Another story shows that President Obama’s approval rating among women voters has dropped.
Fr. Roger said he thinks the sense the Obama administration is projecting, that all women are lining up for their free contraception, is false. It’s awakened the vast majority of women for whom the National Organization for Women and Planned Parenthood don’t speak. Fr. Roger also thinks economic news is also important to women and that might be hurting the president as well. What Catholic women need to do is stand up and say what the President is trying to do doesn’t speak for their values when forcing them to pay for other women’s abortifacient pills. This is not the type of feminism they want to support.

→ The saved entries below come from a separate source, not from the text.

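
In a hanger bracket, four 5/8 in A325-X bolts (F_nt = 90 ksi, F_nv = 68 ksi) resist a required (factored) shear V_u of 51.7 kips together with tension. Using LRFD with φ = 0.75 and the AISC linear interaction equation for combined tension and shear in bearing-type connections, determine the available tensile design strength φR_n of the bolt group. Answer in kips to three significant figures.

39.3 kips

A_b = π·0.625²/4 = 0.3068 in²; f_rv = 51.7 / (4 × 0.3068) = 42.13 ksi.
F'_nt = 1.3 F_nt − (F_nt / φF_nv) f_rv = 1.3·90 − (90/(0.75·68))·42.13 = 42.65 ksi, capped at F_nt → F'_nt = 42.65 ksi.
R_n = F'_nt · A_b · n = 42.65 × 0.3068 × 4 = 52.35 kips.
Design strength φR_n = 0.75 × 52.35 = 39.3 kips.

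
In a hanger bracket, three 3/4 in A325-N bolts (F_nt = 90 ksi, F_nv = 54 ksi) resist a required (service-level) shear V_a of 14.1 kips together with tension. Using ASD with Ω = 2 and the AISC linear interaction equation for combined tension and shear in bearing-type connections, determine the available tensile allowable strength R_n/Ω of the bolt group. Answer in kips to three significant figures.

54 kips

A_b = π·0.75²/4 = 0.4418 in²; f_rv = 14.1 / (3 × 0.4418) = 10.64 ksi.
F'_nt = 1.3 F_nt − (Ω F_nt / F_nv) f_rv = 1.3·90 − (2·90/54)·10.64 = 81.54 ksi, capped at F_nt → F'_nt = 81.54 ksi.
R_n = F'_nt · A_b · n = 81.54 × 0.4418 × 3 = 108.1 kips.
Allowable strength R_n/Ω = 108.1 / 2 = 54 kips.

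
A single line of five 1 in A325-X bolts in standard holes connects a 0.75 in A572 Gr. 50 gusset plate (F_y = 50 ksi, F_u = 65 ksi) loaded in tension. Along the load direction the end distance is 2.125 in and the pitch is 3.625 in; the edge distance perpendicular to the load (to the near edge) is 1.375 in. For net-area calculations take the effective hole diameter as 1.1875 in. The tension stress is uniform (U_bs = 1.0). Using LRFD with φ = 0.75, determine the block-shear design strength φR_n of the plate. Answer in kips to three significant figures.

276 kips

Shear plane L_v = 2.125 + 4·3.625 = 16.62 in; A_gv = 16.62 × 0.75 = 12.47 in².
A_nv = (16.62 − 4.5·1.1875) × 0.75 = 8.461 in².
A_nt = (1.375 − 0.5·1.1875) × 0.75 = 0.5859 in².
0.6 F_u A_nv = 330 kips; 0.6 F_y A_gv = 374.1 kips → shear rupture governs the shear term.
R_n = 330 + 1.0 × 65 × 0.5859 = 368.1 kips.
Design strength φR_n = 0.75 × 368.1 = 276 kips.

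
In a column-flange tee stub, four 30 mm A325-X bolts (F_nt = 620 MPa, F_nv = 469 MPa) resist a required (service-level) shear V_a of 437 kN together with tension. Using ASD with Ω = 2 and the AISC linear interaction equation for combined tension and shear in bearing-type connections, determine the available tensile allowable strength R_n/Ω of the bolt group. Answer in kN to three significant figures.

A_b = π·30²/4 = 706.9 mm²; f_rv = 437 × 1000 / (4 × 706.9) = 154.6 MPa.
F'_nt = 1.3 F_nt − (Ω F_nt / F_nv) f_rv = 1.3·620 − (2·620/469)·154.6 = 397.4 MPa, capped at F_nt → F'_nt = 397.4 MPa.
R_n = F'_nt · A_b · n = 397.4 × 706.9 × 4 / 1000 = 1124 kN.
Allowable strength R_n/Ω = 1124 / 2 = 562 kN.

562 kN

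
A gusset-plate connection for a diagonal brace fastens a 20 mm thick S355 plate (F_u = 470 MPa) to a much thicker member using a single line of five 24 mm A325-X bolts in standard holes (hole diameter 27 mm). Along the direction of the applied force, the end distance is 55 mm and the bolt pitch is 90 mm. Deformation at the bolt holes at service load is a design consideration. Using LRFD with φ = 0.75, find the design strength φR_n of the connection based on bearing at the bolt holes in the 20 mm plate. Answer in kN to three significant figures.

Per bolt r_n = 1.2 l_c t F_u ≤ 2.4 d t F_u; upper limit = 2.4 × 24 × 20 × 470 / 1000 = 541.4 kN.
Edge bolt: l_c = 55 − 27/2 = 41.5 mm → 1.2 × 41.5 × 20 × 470 / 1000 = 468.1 → r_n = 468.1 kN.
Interior bolts: l_c = 90 − 27 = 63 mm → 1.2 × 63 × 20 × 470 / 1000 = 710.6 → r_n = 541.4 kN.
R_n = 1 × 468.1 + 4 × 541.4 = 2634 kN.
Design strength φR_n = 0.75 × 2634 = 1980 kN.

1980 kN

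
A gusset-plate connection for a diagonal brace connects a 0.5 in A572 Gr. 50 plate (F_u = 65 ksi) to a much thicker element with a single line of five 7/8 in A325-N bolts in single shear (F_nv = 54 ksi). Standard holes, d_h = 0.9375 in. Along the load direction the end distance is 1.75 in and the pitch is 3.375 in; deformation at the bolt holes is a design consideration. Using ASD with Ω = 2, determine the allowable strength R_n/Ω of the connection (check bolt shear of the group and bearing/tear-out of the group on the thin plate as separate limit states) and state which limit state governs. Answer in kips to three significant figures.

81.2 kips (bolt shear governs)

Bolt shear: A_b = π·0.875²/4 = 0.6013 in²; R_n = 54 × 0.6013 × 5 × 1 = 162.4 kips → 162.4 / 2 = 81.2 kips.
Bearing (1.2 l_c t F_u ≤ 2.4 d t F_u): upper limit = 2.4·0.875·0.5·65 = 68.25 kips.
  Edge l_c = 1.75 − 0.9375/2 = 1.281 → r_n = 49.97 kips; interior l_c = 3.375 − 0.9375 = 2.438 → r_n = 68.25 kips.
  R_n,bearing = 1·49.97 + 4·68.25 = 323 kips → 323 / 2 = 161 kips.
Bolt shear governs: 81.2 kips.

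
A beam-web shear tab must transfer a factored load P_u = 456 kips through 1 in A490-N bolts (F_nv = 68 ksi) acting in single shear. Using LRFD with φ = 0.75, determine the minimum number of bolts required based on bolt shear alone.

A_b = π·1²/4 = 0.7854 in².
Per-bolt design strength φR_n = 0.75 × 68 × 0.7854 × 1 = 40.06 kips.
n ≥ 456 / 40.06 = 11.38 → use 12 bolts.

12 bolts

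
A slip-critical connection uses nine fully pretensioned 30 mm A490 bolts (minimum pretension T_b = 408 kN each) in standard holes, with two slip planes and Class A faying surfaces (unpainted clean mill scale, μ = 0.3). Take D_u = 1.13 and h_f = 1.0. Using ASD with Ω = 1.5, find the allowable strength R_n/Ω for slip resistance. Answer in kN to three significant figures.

R_n = μ · D_u · h_f · T_b · n_s · n_b = 0.3 × 1.13 × 1.0 × 408 × 2 × 9 = 2490 kN.
Allowable strength R_n/Ω = 2490 / 1.5 = 1660 kN.

1660 kN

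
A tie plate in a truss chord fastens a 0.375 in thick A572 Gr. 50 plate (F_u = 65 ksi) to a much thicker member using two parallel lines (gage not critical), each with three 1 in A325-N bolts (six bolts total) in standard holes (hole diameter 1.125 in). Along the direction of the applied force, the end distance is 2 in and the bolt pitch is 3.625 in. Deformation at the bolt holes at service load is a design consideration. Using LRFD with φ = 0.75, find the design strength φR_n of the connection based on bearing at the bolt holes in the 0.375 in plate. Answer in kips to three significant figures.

Per bolt r_n = 1.2 l_c t F_u ≤ 2.4 d t F_u; upper limit = 2.4 × 1 × 0.375 × 65 = 58.5 kips.
Edge bolt: l_c = 2 − 1.125/2 = 1.438 in → 1.2 × 1.438 × 0.375 × 65 = 42.05 → r_n = 42.05 kips.
Interior bolts: l_c = 3.625 − 1.125 = 2.5 in → 1.2 × 2.5 × 0.375 × 65 = 73.12 → r_n = 58.5 kips.
R_n = 2 × 42.05 + 4 × 58.5 = 318.1 kips.
Design strength φR_n = 0.75 × 318.1 = 239 kips.

239 kips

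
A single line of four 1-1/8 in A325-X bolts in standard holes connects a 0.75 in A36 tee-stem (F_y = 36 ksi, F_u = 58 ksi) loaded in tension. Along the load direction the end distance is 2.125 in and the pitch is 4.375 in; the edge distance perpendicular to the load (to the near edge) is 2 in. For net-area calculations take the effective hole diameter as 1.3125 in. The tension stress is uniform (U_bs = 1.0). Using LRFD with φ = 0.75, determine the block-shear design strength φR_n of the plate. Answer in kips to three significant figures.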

Scot said it seems like it could offend a lot of women when far-left groups claim they speak for all women. Susan said this is a hot topic among women she knows, who are saying that the administration isn’t doing this for them. Susan suggested listeners re-listen to last Friday’s show to hear an excellent argument. Scot suggested many women will want to sign on to the petition at WomenSpeakForThemselves.com.
- Program #0259 for Friday, March 16, 2012: US bishops on HHS mandate and religious liberty
Greg said we can’t draw direct conclusions art o why the president’s approval rating dropped, but it must be related. It’s a little degrading to think that their vote can be purchased by contraceptions.
Scot said next week Greg will be visiting Cuba to cover Pope Benedict’s trip. Greg said his group is traveling to Havana to participate in the Pope’s Mass there. He is traveling with a group called Caritas Cubana. Over four days they will visit many of the projects they are doing there.